Numa entrevista a um jornal brasileiro o psicólogo Francisco Bárbaro Neto defende que “a tirania não é um fator genético, mas construído nas interações sociais da criança”. Ele acredita que a família não é a única culpada por esse comportamento, mas que tudo pode contribuir para isso, seja o ambiente escolar, os seus amigos e inclusivamente, os programas televisivos.

A psicóloga Munira Akrouche foi também entrevistada sobre o tema e afirma que “a maioria dos pais fica muito tempo fora de casa e quando estão com seus filhos querem recuperar o tempo perdido, mimando de todas as maneiras”. Segundo ela, apesar da personalidade influenciar o comportamento da criança, é o ambiente familiar que mais influencia na sua formação e na construção da sua identidade, que ocorre durante a infância e a adolescência.

Sobre este tema, escreveu também o pedopsiquiatra alemão Michael Winterhoff defendendo a educação para viver em sociedade, considerando que os educadores erraram na metodologia da educação desde maio de 1968: “os pais andam completamente baralhados e olham para os miúdos como pequenos deuses, apoiam-se neles e eles são demasiado pequenos para todos os papéis que lhes são exigidos, não têm a maturidade psíquica para serem tratados como pequenos adultos. As creches, jardins-de-infância e escolas de 1.º ciclo educam para a individualidade. Estão estruturadas para olharem para as crianças como seres que devem desenvolver a sua imaginação, o seu ser individual, em vez de lhes mostrar "o caminho rumo a uma existência integrada na sociedade e recorda ainda que, nos últimos anos, falar em dar uma palmada já não é tão mal visto como antigamente.

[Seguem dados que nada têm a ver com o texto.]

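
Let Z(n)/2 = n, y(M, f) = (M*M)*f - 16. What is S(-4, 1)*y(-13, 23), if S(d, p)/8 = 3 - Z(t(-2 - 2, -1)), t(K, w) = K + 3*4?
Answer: -402584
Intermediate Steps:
t(K, w) = 12 + K (t(K, w) = K + 12 = 12 + K)
y(M, f) = -16 + f*M² (y(M, f) = M²*f - 16 = f*M² - 16 = -16 + f*M²)
Z(n) = 2*n
S(d, p) = -104 (S(d, p) = 8*(3 - 2*(12 + (-2 - 2))) = 8*(3 - 2*(12 - 4)) = 8*(3 - 2*8) = 8*(3 - 1*16) = 8*(3 - 16) = 8*(-13) = -104)
S(-4, 1)*y(-13, 23) = -104*(-16 + 23*(-13)²) = -104*(-16 + 23*169) = -104*(-16 + 3887) = -104*3871 = -402584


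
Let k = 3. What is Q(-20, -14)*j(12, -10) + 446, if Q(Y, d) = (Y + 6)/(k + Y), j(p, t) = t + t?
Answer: 7302/17 ≈ 429.53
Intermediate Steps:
j(p, t) = 2*t
Q(Y, d) = (6 + Y)/(3 + Y) (Q(Y, d) = (Y + 6)/(3 + Y) = (6 + Y)/(3 + Y))
Q(-20, -14)*j(12, -10) + 446 = ((6 - 20)/(3 - 20))*(2*(-10)) + 446 = (-14/(-17))*(-20) + 446 = -1/17*(-14)*(-20) + 446 = (14/17)*(-20) + 446 = -280/17 + 446 = 7302/17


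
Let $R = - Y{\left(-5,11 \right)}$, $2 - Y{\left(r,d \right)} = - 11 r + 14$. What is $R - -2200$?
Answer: $2267$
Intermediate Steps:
$Y{\left(r,d \right)} = -12 + 11 r$ ($Y{\left(r,d \right)} = 2 - \left(- 11 r + 14\right) = 2 - \left(14 - 11 r\right) = 2 + \left(-14 + 11 r\right) = -12 + 11 r$)
$R = 67$ ($R = - (-12 + 11 \left(-5\right)) = - (-12 - 55) = \left(-1\right) \left(-67\right) = 67$)
$R - -2200 = 67 - -2200 = 67 + 2200 = 2267$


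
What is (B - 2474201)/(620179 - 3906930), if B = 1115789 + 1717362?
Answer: -358950/3286751 ≈ -0.10921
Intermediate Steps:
B = 2833151
(B - 2474201)/(620179 - 3906930) = (2833151 - 2474201)/(620179 - 3906930) = 358950/(-3286751) = 358950*(-1/3286751) = -358950/3286751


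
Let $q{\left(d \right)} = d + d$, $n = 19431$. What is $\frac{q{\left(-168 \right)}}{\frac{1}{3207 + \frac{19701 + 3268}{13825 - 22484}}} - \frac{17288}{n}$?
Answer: $- \frac{25878796746728}{24036147} \approx -1.0767 \cdot 10^{6}$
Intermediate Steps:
$q{\left(d \right)} = 2 d$
$\frac{q{\left(-168 \right)}}{\frac{1}{3207 + \frac{19701 + 3268}{13825 - 22484}}} - \frac{17288}{n} = \frac{2 \left(-168\right)}{\frac{1}{3207 + \frac{19701 + 3268}{13825 - 22484}}} - \frac{17288}{19431} = - \frac{336}{\frac{1}{3207 + \frac{22969}{-8659}}} - \frac{17288}{19431} = - \frac{336}{\frac{1}{3207 + 22969 \left(- \frac{1}{8659}\right)}} - \frac{17288}{19431} = - \frac{336}{\frac{1}{3207 - \frac{22969}{8659}}} - \frac{17288}{19431} = - \frac{336}{\frac{1}{\frac{27746444}{8659}}} - \frac{17288}{19431} = - \frac{336}{\frac{8659}{27746444}} - \frac{17288}{19431} = \left(-336\right) \frac{27746444}{8659} - \frac{17288}{19431} = - \frac{1331829312}{1237} - \frac{17288}{19431} = - \frac{25878796746728}{24036147}$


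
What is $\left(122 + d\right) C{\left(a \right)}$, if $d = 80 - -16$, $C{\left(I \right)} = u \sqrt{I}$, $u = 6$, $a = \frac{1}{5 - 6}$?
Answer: $1308 i \approx 1308.0 i$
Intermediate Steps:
$a = -1$ ($a = \frac{1}{-1} = -1$)
$C{\left(I \right)} = 6 \sqrt{I}$
$d = 96$ ($d = 80 + 16 = 96$)
$\left(122 + d\right) C{\left(a \right)} = \left(122 + 96\right) 6 \sqrt{-1} = 218 \cdot 6 i = 1308 i$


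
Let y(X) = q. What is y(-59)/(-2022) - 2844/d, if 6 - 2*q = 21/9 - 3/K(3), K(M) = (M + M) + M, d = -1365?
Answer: 957973/460005 ≈ 2.0825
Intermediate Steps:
K(M) = 3*M (K(M) = 2*M + M = 3*M)
q = 2 (q = 3 - (21/9 - 3/(3*3))/2 = 3 - (21*(1/9) - 3/9)/2 = 3 - (7/3 - 3*1/9)/2 = 3 - (7/3 - 1/3)/2 = 3 - 1/2*2 = 3 - 1 = 2)
y(X) = 2
y(-59)/(-2022) - 2844/d = 2/(-2022) - 2844/(-1365) = 2*(-1/2022) - 2844*(-1/1365) = -1/1011 + 948/455 = 957973/460005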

Numa crítica, Winterhoff a Bárbara Wong refere que aquele é alemão e a maioria dos alemães não consegue ver as gradações de cinzento que há entre o preto e o branco. Concorda que vivendo em sociedade devemos educar nesta integração, mas como seres único, imaginativos, criativos, inteligentes e, acima de tudo, amados.

A Psicóloga Ivone Honório Quinalha refere que diante das novas configurações familiares e o declínio da função paterna, o olhar lançado às crianças perdeu, de alguma forma, seu tradicional significado de limites e referências para o desenvolvimento dos filhos. A substância emocional capaz de fundar a estruturação psíquica na constituição infantil ficou enfraquecida diante de tantas e tão intensas mudanças sociais e familiares. São crianças educadas para fazerem o que bem quiserem. Os limites passam longe delas. Por outro lado, os pais, desejando serem amados e queridos, não sabem de que forma devem se colocar diante de seus filhos.

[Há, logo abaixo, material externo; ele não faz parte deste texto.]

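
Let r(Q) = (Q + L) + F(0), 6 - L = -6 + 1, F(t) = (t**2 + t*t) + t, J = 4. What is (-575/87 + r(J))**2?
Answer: 532900/7569 ≈ 70.406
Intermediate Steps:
F(t) = t + 2*t**2 (F(t) = (t**2 + t**2) + t = 2*t**2 + t = t + 2*t**2)
L = 11 (L = 6 - (-6 + 1) = 6 - 1*(-5) = 6 + 5 = 11)
r(Q) = 11 + Q (r(Q) = (Q + 11) + 0*(1 + 2*0) = (11 + Q) + 0*(1 + 0) = (11 + Q) + 0*1 = (11 + Q) + 0 = 11 + Q)
(-575/87 + r(J))**2 = (-575/87 + (11 + 4))**2 = (-575*1/87 + 15)**2 = (-575/87 + 15)**2 = (730/87)**2 = 532900/7569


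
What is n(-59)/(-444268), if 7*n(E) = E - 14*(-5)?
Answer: -1/282716 ≈ -3.5371e-6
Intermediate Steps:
n(E) = 10 + E/7 (n(E) = (E - 14*(-5))/7 = (E + 70)/7 = (70 + E)/7 = 10 + E/7)
n(-59)/(-444268) = (10 + (1/7)*(-59))/(-444268) = (10 - 59/7)*(-1/444268) = (11/7)*(-1/444268) = -1/282716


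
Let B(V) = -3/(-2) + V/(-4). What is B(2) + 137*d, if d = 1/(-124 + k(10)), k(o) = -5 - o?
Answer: 2/139 ≈ 0.014388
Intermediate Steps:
d = -1/139 (d = 1/(-124 + (-5 - 1*10)) = 1/(-124 + (-5 - 10)) = 1/(-124 - 15) = 1/(-139) = -1/139 ≈ -0.0071942)
B(V) = 3/2 - V/4 (B(V) = -3*(-½) + V*(-¼) = 3/2 - V/4)
B(2) + 137*d = (3/2 - ¼*2) + 137*(-1/139) = (3/2 - ½) - 137/139 = 1 - 137/139 = 2/139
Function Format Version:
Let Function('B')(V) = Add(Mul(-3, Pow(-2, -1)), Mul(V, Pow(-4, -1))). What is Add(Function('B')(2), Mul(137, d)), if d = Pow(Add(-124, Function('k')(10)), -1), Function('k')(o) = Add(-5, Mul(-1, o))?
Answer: Rational(2, 139) ≈ 0.014388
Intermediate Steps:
d = Rational(-1, 139) (d = Pow(Add(-124, Add(-5, Mul(-1, 10))), -1) = Pow(Add(-124, Add(-5, -10)), -1) = Pow(Add(-124, -15), -1) = Pow(-139, -1) = Rational(-1, 139) ≈ -0.0071942)
Function('B')(V) = Add(Rational(3, 2), Mul(Rational(-1, 4), V)) (Function('B')(V) = Add(Mul(-3, Rational(-1, 2)), Mul(V, Rational(-1, 4))) = Add(Rational(3, 2), Mul(Rational(-1, 4), V)))
Add(Function('B')(2), Mul(137, d)) = Add(Add(Rational(3, 2), Mul(Rational(-1, 4), 2)), Mul(137, Rational(-1, 139))) = Add(Add(Rational(3, 2), Rational(-1, 2)), Rational(-137, 139)) = Add(1, Rational(-137, 139)) = Rational(2, 139)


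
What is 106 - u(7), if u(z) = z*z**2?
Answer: -237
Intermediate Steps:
u(z) = z**3
106 - u(7) = 106 - 1*7**3 = 106 - 1*343 = 106 - 343 = -237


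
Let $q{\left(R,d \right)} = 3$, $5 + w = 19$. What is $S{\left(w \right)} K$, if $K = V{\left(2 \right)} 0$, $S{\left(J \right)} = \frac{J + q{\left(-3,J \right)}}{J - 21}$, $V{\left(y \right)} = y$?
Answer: $0$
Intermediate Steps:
$w = 14$ ($w = -5 + 19 = 14$)
$S{\left(J \right)} = \frac{3 + J}{-21 + J}$ ($S{\left(J \right)} = \frac{J + 3}{J - 21} = \frac{3 + J}{-21 + J}$)
$K = 0$ ($K = 2 \cdot 0 = 0$)
$S{\left(w \right)} K = \frac{3 + 14}{-21 + 14} \cdot 0 = \frac{1}{-7} \cdot 17 \cdot 0 = \left(- \frac{1}{7}\right) 17 \cdot 0 = \left(- \frac{17}{7}\right) 0 = 0$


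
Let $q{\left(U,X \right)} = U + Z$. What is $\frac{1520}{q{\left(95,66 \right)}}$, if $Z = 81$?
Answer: $\frac{95}{11} \approx 8.6364$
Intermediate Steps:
$q{\left(U,X \right)} = 81 + U$ ($q{\left(U,X \right)} = U + 81 = 81 + U$)
$\frac{1520}{q{\left(95,66 \right)}} = \frac{1520}{81 + 95} = \frac{1520}{176} = 1520 \cdot \frac{1}{176} = \frac{95}{11}$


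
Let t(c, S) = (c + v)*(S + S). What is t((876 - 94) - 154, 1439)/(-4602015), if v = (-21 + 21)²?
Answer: -1807384/4602015 ≈ -0.39274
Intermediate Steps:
v = 0 (v = 0² = 0)
t(c, S) = 2*S*c (t(c, S) = (c + 0)*(S + S) = c*(2*S) = 2*S*c)
t((876 - 94) - 154, 1439)/(-4602015) = (2*1439*((876 - 94) - 154))/(-4602015) = (2*1439*(782 - 154))*(-1/4602015) = (2*1439*628)*(-1/4602015) = 1807384*(-1/4602015) = -1807384/4602015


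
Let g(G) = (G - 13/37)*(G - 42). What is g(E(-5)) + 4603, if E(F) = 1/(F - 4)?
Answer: 13853557/2997 ≈ 4622.5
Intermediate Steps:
E(F) = 1/(-4 + F)
g(G) = (-42 + G)*(-13/37 + G) (g(G) = (G - 13*1/37)*(-42 + G) = (G - 13/37)*(-42 + G) = (-13/37 + G)*(-42 + G) = (-42 + G)*(-13/37 + G))
g(E(-5)) + 4603 = (546/37 + (1/(-4 - 5))**2 - 1567/(37*(-4 - 5))) + 4603 = (546/37 + (1/(-9))**2 - 1567/37/(-9)) + 4603 = (546/37 + (-1/9)**2 - 1567/37*(-1/9)) + 4603 = (546/37 + 1/81 + 1567/333) + 4603 = 58366/2997 + 4603 = 13853557/2997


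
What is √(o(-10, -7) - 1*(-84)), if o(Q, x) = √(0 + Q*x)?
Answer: √(84 + √70) ≈ 9.6107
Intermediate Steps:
o(Q, x) = √(Q*x)
√(o(-10, -7) - 1*(-84)) = √(√(-10*(-7)) - 1*(-84)) = √(√70 + 84) = √(84 + √70)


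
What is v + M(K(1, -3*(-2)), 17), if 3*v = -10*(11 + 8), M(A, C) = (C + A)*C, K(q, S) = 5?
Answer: 932/3 ≈ 310.67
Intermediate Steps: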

A base dos comportamentos infantis são, de modo geral, reflexos da maneira como os pais respondem aos caprichos dos filhos. Os pais tentam minimizar as frustrações dos filhos e poupá-los das dificuldades da vida. Outras vezes estão preocupados com suas realizações pessoais e tentam suprir suas ausências agradando a qualquer custo os filhos, acabando por perder as funções parentais.

Ao sermos pais baseamo-nos nos nossos recursos internos, nomeadamente, nas referências do pai e da mãe que tivemos. Essa herança emocional será primordial para que possamos estruturar a nossa função parental. Se os pais conseguem priorizar momentos com os filhos, experimentar momentos amorosos com seus filhos, estabelecer fortes laços afetivos, estabelecendo regras e limites claros, com firmeza, mas sem excessos, nem culpabilidades, conseguirão ajudar os filhos a serem mais seguros e felizes.